1.6. Комбинаторность и контексты игры
В качестве еще одной важнейшей особенности игры мы рассматриваем ее комбинаторность (комбинирование контекстов, элементов ситуации и прочее). Это обуславливает непредсказуемый, вероятностный характер игры, ее протекания и исхода (результата) для конкретного участника или группы участников.

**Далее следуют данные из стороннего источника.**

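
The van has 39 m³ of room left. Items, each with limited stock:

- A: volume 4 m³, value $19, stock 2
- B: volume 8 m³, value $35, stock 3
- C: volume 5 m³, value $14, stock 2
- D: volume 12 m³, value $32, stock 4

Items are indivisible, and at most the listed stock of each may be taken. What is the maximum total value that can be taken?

Best selections within volume 39 and stock limits:
- 2×A + 3×B + 1×C: volume 37, value 157
- 1×A + 3×B + 2×C: volume 38, value 152
- 2×A + 3×B: volume 32, value 143
- 2×A + 2×B + 1×D: volume 36, value 140
Best: $157.

$157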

Наиболее глубоко, по нашему мнению, в направлении понимания комбинаторности игры продвинулся Г. Бейтсон. Согласно его точке зрения, игра это поведение, которое разворачивается в контексте «то, что делаю, не означает того, что я делаю». Другими словами, в игре поведение из одного контекста представляется (подставляется, реализуется) в другом контексте. Причем, обращаем внимание читателя на тот факт, что такая подстановка происходит с «налетом» условности, с приставкой «как бы», которая обеспечивается, назовем его «базовым», контекстом игры, выделенным Г. Бейтсоном. Важно, что условность, иллюзорность ситуации одновременно создает и иллюзию безопасности для игрока, т.е. игрок, как правило, воспринимает игровую ситуацию безопасной для себя. Огромное число игр, наверное, большая их часть, использует именно этот прием20.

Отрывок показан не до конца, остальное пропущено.